Over the years many different versions of decoders were created. They aren’t compatible as a code, consider them as independent branches. The decision about which version to use depends on how familiar you are with C/Python (pocketsphinx) or Java (sphinx4), and how easy it is to integrate these into your system. Currently we have the following choice for you:

PocketSphinx

PocketSphinx is CMU’s fastest speech recognition system. It’s a library written in pure C which is optimal for development of your C applications as well as for development of language bindings. At real time speed it’s the most accurate engine, and therefore it is a good choice for live applications.

It’s good for desktop applications, command and control and dictation where fast response and low resource consumption are the goals.

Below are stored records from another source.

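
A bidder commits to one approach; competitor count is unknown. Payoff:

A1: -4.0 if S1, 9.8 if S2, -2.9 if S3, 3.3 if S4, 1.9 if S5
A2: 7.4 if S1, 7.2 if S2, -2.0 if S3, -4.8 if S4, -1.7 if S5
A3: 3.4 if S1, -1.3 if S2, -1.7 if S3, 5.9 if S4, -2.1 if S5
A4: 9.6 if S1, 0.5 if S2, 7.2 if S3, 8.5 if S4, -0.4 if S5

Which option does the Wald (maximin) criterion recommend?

A4

Row minima: A1=-4.0, A2=-4.8, A3=-2.1, A4=-0.4
Best worst-case = -0.4 → A4.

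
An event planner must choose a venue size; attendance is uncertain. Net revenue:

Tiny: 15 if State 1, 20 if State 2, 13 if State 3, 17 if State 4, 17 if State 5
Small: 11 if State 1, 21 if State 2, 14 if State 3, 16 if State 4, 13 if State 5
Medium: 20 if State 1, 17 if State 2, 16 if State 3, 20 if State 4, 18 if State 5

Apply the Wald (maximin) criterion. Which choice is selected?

Medium

Row minima: Tiny=13, Small=11, Medium=16
Best worst-case = 16 → Medium.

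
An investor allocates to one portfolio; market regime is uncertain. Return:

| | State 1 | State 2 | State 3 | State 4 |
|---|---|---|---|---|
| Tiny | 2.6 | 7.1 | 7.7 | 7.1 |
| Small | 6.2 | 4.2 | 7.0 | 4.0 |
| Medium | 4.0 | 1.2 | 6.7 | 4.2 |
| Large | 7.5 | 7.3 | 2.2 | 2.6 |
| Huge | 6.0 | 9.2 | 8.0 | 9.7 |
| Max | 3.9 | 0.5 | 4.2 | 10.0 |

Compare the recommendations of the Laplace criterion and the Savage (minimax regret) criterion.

laplace → Huge; minimax regret → Huge (agree)

Row averages: Tiny=6.125, Small=5.35, Medium=4.025, Large=4.9, Huge=8.225, Max=4.65
Highest average = 8.225 → Huge.
Column bests: State 1=7.5, State 2=9.2, State 3=8.0, State 4=10.0.
Tiny regrets: 4.9, 2.1, 0.3, 2.9 → max 4.9
Small regrets: 1.3, 5.0, 1.0, 6.0 → max 6.0
Medium regrets: 3.5, 8.0, 1.3, 5.8 → max 8.0
Large regrets: 0.0, 1.9, 5.8, 7.4 → max 7.4
Huge regrets: 1.5, 0.0, 0.0, 0.3 → max 1.5
Max regrets: 3.6, 8.7, 3.8, 0.0 → max 8.7
Smallest max regret = 1.5 → Huge.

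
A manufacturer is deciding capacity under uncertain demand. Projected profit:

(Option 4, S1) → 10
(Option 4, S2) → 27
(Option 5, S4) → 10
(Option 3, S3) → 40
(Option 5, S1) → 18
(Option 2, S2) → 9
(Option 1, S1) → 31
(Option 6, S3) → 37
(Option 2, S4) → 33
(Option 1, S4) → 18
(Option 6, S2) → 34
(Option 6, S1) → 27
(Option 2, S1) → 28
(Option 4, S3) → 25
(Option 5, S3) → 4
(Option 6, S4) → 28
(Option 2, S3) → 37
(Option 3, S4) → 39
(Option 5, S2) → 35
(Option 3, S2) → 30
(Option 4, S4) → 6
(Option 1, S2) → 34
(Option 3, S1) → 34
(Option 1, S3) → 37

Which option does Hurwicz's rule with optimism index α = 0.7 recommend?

Option 3

Option 1: 0.7·37 + 0.3·18 = 31.3
Option 2: 0.7·37 + 0.3·9 = 28.6
Option 3: 0.7·40 + 0.3·30 = 37
Option 4: 0.7·27 + 0.3·6 = 20.7
Option 5: 0.7·35 + 0.3·4 = 25.7
Option 6: 0.7·37 + 0.3·27 = 34
Highest Hurwicz score = 37 → Option 3.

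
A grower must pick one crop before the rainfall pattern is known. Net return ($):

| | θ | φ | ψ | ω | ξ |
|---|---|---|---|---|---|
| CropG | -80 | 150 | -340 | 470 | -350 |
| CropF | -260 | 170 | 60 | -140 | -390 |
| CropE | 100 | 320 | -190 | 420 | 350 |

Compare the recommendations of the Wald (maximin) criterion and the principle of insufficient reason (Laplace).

maximin → CropE; laplace → CropE (agree)

Row minima: CropG=-350, CropF=-390, CropE=-190
Best worst-case = -190 → CropE.
Row averages: CropG=-30, CropF=-112, CropE=200
Highest average = 200 → CropE.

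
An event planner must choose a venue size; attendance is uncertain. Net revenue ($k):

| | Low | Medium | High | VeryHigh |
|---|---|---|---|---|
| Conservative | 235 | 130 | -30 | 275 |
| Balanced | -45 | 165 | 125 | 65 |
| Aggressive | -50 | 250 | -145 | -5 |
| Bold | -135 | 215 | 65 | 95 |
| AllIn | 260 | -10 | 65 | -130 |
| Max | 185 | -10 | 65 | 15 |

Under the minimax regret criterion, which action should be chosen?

Conservative

Column bests: Low=260, Medium=250, High=125, VeryHigh=275.
Conservative regrets: 25, 120, 155, 0 → max 155
Balanced regrets: 305, 85, 0, 210 → max 305
Aggressive regrets: 310, 0, 270, 280 → max 310
Bold regrets: 395, 35, 60, 180 → max 395
AllIn regrets: 0, 260, 60, 405 → max 405
Max regrets: 75, 260, 60, 260 → max 260
Smallest max regret = 155 → Conservative.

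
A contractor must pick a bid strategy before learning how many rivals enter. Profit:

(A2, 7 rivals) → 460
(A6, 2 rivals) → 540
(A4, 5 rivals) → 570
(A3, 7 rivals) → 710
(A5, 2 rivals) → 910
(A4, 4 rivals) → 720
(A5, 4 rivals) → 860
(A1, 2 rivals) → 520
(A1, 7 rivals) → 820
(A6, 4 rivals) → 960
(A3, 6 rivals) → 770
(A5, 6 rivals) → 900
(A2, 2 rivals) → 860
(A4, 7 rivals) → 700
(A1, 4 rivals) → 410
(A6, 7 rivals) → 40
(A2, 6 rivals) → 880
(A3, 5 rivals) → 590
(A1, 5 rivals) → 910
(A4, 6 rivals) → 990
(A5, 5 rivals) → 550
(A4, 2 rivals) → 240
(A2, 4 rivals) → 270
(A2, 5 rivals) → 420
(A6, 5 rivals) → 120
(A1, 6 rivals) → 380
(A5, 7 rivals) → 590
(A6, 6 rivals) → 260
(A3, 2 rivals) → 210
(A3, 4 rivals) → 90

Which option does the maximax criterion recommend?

Row maxima: A1=910, A2=880, A3=770, A4=990, A5=910, A6=960
Best best-case = 990 → A4.

A4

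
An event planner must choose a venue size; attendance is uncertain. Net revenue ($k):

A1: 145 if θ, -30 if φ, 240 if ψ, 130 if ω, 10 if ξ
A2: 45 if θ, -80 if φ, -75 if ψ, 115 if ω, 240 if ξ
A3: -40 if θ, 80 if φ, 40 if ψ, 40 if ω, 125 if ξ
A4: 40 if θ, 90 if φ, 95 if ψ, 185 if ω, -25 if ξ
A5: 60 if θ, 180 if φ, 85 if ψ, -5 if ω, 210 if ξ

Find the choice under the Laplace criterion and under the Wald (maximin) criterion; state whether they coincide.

laplace → A5; maximin → A5 (agree)

Row averages: A1=99, A2=49, A3=49, A4=77, A5=106
Highest average = 106 → A5.
Row minima: A1=-30, A2=-80, A3=-40, A4=-25, A5=-5
Best worst-case = -5 → A5.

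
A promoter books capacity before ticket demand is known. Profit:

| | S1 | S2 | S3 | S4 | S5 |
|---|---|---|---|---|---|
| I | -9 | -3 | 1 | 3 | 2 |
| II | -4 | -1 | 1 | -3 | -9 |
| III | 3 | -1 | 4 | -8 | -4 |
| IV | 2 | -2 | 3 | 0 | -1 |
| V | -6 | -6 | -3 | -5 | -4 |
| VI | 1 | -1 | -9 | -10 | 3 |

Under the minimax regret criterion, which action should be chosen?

IV

Column bests: S1=3, S2=-1, S3=4, S4=3, S5=3.
I regrets: 12, 2, 3, 0, 1 → max 12
II regrets: 7, 0, 3, 6, 12 → max 12
III regrets: 0, 0, 0, 11, 7 → max 11
IV regrets: 1, 1, 1, 3, 4 → max 4
V regrets: 9, 5, 7, 8, 7 → max 9
VI regrets: 2, 0, 13, 13, 0 → max 13
Smallest max regret = 4 → IV.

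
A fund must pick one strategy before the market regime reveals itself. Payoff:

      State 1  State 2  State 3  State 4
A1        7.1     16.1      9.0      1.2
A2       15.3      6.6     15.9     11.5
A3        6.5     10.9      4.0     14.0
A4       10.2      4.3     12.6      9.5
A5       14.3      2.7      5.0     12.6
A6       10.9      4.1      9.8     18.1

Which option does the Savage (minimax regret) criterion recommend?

A2

Column bests: State 1=15.3, State 2=16.1, State 3=15.9, State 4=18.1.
A1 regrets: 8.2, 0.0, 6.9, 16.9 → max 16.9
A2 regrets: 0.0, 9.5, 0.0, 6.6 → max 9.5
A3 regrets: 8.8, 5.2, 11.9, 4.1 → max 11.9
A4 regrets: 5.1, 11.8, 3.3, 8.6 → max 11.8
A5 regrets: 1.0, 13.4, 10.9, 5.5 → max 13.4
A6 regrets: 4.4, 12.0, 6.1, 0.0 → max 12.0
Smallest max regret = 9.5 → A2.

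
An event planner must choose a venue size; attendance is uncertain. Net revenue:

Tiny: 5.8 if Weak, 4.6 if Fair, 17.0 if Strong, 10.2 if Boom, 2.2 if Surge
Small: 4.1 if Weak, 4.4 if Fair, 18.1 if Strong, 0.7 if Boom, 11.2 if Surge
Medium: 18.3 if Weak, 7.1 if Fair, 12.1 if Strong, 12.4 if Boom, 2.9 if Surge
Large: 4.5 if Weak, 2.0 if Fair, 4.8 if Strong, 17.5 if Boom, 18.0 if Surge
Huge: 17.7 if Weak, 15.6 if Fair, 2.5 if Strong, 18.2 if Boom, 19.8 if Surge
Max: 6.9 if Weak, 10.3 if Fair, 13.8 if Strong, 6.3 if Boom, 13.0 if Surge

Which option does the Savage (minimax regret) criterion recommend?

Column bests: Weak=18.3, Fair=15.6, Strong=18.1, Boom=18.2, Surge=19.8.
Tiny regrets: 12.5, 11.0, 1.1, 8.0, 17.6 → max 17.6
Small regrets: 14.2, 11.2, 0.0, 17.5, 8.6 → max 17.5
Medium regrets: 0.0, 8.5, 6.0, 5.8, 16.9 → max 16.9
Large regrets: 13.8, 13.6, 13.3, 0.7, 1.8 → max 13.8
Huge regrets: 0.6, 0.0, 15.6, 0.0, 0.0 → max 15.6
Max regrets: 11.4, 5.3, 4.3, 11.9, 6.8 → max 11.9
Smallest max regret = 11.9 → Max.

Max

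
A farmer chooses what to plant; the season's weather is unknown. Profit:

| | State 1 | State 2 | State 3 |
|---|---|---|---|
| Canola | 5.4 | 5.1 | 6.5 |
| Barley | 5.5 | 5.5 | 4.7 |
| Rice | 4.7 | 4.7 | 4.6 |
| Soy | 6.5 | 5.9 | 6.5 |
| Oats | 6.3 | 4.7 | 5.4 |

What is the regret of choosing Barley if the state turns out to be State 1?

Best payoff under State 1 is 6.5.
Regret = 6.5 − 5.5 = 1.0.

1.0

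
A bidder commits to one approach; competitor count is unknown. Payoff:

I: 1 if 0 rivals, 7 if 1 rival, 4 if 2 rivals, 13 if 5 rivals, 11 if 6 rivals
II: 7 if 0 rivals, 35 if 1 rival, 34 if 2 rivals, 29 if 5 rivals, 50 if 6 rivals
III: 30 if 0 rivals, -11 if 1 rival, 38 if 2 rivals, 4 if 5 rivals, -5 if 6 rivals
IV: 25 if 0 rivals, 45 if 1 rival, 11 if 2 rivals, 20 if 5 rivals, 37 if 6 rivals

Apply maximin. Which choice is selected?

IV

Row minima: I=1, II=7, III=-11, IV=11
Best worst-case = 11 → IV.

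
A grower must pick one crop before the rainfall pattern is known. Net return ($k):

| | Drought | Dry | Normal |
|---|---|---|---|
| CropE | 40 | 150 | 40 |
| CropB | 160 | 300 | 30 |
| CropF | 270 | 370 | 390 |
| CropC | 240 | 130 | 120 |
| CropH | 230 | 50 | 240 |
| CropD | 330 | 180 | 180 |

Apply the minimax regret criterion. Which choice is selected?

Column bests: Drought=330, Dry=370, Normal=390.
CropE regrets: 290, 220, 350 → max 350
CropB regrets: 170, 70, 360 → max 360
CropF regrets: 60, 0, 0 → max 60
CropC regrets: 90, 240, 270 → max 270
CropH regrets: 100, 320, 150 → max 320
CropD regrets: 0, 190, 210 → max 210
Smallest max regret = 60 → CropF.

CropF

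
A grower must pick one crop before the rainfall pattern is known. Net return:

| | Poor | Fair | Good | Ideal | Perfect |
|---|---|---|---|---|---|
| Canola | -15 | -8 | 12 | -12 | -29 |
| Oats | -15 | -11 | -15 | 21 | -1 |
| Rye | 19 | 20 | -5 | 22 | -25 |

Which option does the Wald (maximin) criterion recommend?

Row minima: Canola=-29, Oats=-15, Rye=-25
Best worst-case = -15 → Oats.

Oats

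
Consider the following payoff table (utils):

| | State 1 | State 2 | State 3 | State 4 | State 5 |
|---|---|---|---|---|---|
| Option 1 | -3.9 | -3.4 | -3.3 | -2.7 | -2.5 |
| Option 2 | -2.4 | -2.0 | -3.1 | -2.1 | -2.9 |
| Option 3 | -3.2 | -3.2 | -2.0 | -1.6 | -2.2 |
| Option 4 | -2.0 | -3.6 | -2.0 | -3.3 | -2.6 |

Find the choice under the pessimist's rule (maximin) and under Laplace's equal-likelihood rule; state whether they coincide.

Row minima: Option 1=-3.9, Option 2=-3.1, Option 3=-3.2, Option 4=-3.6
Best worst-case = -3.1 → Option 2.
Row averages: Option 1=-3.16, Option 2=-2.5, Option 3=-2.44, Option 4=-2.7
Highest average = -2.44 → Option 3.

maximin → Option 2; laplace → Option 3 (disagree)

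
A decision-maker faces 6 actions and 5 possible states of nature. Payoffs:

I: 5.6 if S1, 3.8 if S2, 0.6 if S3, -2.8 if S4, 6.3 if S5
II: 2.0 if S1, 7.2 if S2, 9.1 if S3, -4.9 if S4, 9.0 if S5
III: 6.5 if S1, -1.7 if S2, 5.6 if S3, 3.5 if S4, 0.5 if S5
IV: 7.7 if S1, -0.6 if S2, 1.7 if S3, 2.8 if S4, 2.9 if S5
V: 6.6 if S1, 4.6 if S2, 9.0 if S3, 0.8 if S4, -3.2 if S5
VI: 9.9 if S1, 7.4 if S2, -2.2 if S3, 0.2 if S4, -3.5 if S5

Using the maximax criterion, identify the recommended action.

VI

Row maxima: I=6.3, II=9.1, III=6.5, IV=7.7, V=9.0, VI=9.9
Best best-case = 9.9 → VI.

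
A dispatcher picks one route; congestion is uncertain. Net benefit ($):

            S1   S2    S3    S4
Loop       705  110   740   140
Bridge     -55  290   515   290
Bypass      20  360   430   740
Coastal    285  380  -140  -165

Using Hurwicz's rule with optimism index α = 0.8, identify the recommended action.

Loop: 0.8·740 + 0.2·110 = 614
Bridge: 0.8·515 + 0.2·(-55) = 401
Bypass: 0.8·740 + 0.2·20 = 596
Coastal: 0.8·380 + 0.2·(-165) = 271
Highest Hurwicz score = 614 → Loop.

Loop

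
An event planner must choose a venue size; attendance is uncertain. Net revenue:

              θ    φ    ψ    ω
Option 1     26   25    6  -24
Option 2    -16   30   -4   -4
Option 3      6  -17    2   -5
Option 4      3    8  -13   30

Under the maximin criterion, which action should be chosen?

Row minima: Option 1=-24, Option 2=-16, Option 3=-17, Option 4=-13
Best worst-case = -13 → Option 4.

Option 4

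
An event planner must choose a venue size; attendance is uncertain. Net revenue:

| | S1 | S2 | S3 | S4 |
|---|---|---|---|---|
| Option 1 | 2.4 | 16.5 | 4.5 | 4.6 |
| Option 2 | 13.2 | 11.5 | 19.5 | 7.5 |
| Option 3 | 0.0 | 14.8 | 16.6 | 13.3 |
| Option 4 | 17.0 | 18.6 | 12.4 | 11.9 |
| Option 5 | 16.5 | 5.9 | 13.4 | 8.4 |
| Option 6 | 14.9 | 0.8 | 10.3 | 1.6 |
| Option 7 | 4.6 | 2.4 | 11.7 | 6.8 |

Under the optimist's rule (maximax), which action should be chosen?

Row maxima: Option 1=16.5, Option 2=19.5, Option 3=16.6, Option 4=18.6, Option 5=16.5, Option 6=14.9, Option 7=11.7
Best best-case = 19.5 → Option 2.

Option 2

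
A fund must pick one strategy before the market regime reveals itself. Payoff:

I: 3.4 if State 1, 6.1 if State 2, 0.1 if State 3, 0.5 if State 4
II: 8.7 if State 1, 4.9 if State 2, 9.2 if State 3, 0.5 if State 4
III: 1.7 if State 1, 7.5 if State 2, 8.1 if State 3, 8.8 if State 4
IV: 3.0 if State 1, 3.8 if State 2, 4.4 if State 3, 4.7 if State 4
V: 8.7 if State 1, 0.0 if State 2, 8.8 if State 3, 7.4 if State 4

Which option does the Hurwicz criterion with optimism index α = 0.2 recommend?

IV

I: 0.2·6.1 + 0.8·0.1 = 1.3
II: 0.2·9.2 + 0.8·0.5 = 2.24
III: 0.2·8.8 + 0.8·1.7 = 3.12
IV: 0.2·4.7 + 0.8·3.0 = 3.34
V: 0.2·8.8 + 0.8·0.0 = 1.76
Highest Hurwicz score = 3.34 → IV.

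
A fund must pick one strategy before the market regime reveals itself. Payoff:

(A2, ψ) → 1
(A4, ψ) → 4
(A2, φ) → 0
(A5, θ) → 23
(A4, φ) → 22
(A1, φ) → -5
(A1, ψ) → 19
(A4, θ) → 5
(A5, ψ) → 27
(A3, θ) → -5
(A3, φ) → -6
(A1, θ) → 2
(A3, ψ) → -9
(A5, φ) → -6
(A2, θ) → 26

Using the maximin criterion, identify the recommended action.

Row minima: A1=-5, A2=0, A3=-9, A4=4, A5=-6
Best worst-case = 4 → A4.

A4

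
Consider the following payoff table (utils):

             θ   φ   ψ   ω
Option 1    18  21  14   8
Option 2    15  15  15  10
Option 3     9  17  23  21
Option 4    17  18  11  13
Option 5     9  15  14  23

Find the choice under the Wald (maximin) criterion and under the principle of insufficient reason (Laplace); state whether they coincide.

Row minima: Option 1=8, Option 2=10, Option 3=9, Option 4=11, Option 5=9
Best worst-case = 11 → Option 4.
Row averages: Option 1=15.25, Option 2=13.75, Option 3=17.5, Option 4=14.75, Option 5=15.25
Highest average = 17.5 → Option 3.

maximin → Option 4; laplace → Option 3 (disagree)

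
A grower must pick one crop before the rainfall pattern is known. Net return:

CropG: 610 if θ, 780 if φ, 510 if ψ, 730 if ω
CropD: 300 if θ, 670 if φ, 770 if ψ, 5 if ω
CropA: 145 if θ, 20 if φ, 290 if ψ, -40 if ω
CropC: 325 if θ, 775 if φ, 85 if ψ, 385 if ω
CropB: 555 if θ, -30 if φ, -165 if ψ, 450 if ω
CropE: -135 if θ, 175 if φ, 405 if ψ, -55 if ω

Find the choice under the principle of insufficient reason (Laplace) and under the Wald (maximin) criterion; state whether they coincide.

Row averages: CropG=657.5, CropD=436.25, CropA=103.75, CropC=392.5, CropB=202.5, CropE=97.5
Highest average = 657.5 → CropG.
Row minima: CropG=510, CropD=5, CropA=-40, CropC=85, CropB=-165, CropE=-135
Best worst-case = 510 → CropG.

laplace → CropG; maximin → CropG (agree)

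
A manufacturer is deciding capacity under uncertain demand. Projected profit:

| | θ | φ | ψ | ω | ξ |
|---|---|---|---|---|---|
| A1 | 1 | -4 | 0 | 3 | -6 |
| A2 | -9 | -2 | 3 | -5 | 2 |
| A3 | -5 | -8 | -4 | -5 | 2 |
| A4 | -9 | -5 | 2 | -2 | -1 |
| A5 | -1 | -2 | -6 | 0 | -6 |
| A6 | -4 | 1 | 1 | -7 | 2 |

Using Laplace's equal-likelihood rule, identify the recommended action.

A1

Row averages: A1=-1.2, A2=-2.2, A3=-4, A4=-3, A5=-3, A6=-1.4
Highest average = -1.2 → A1.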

Also it includes support for embedded devices with fixed-point arithmetics and is successfully used on IPhone, Nokia Maemon devices and on Windows Mobile. You can find further documentation about PocketSphinx in the release documentation, or at the online documentation.

Sphinx-4

Sphinx-4 is a state-of-the-art speech recognition system written entirely in the Java(tm) programming language. It’s best for implementation of complex server or cloud-based system with deep interaction with NLP modules, web services and cloud computing. For further detail, please check the Sphinx-4 page.

Sphinx-3

Sphinx-3 is CMU’s large vocabulary speech recognition system. It’s older C based decoder that we continue to maintain. It’s still most accurate decoder for the large vocabulary tasks. We are using it as a baseline to check the recognizer accuracy. This decoder is only intended for researchers who want to evaluate bleeding edge methods in ASR like tree search method.

Obsolete decoders

The following decoders are obsolete and not supported nowdays. We don’t recommend you to use them unless you know what you doing. They mostly have interest for speech recognition researchers and history specialists

Sphinx-2 is a fast speech recognition system, the predecessor of PocketSphinx. It is not being actively developed at this time, but is still widely used in interactive applications. It uses Hidden Markov Models (HMM) with semi-continuous output probability density functions (PDF). Even though it is not as accurate as Sphinx-3 or Sphinx-4, it runs at real time, and therefore it is a good choice for live applications. You can find further documentation about Sphinx-2 in the release documentation, or at the online documentation.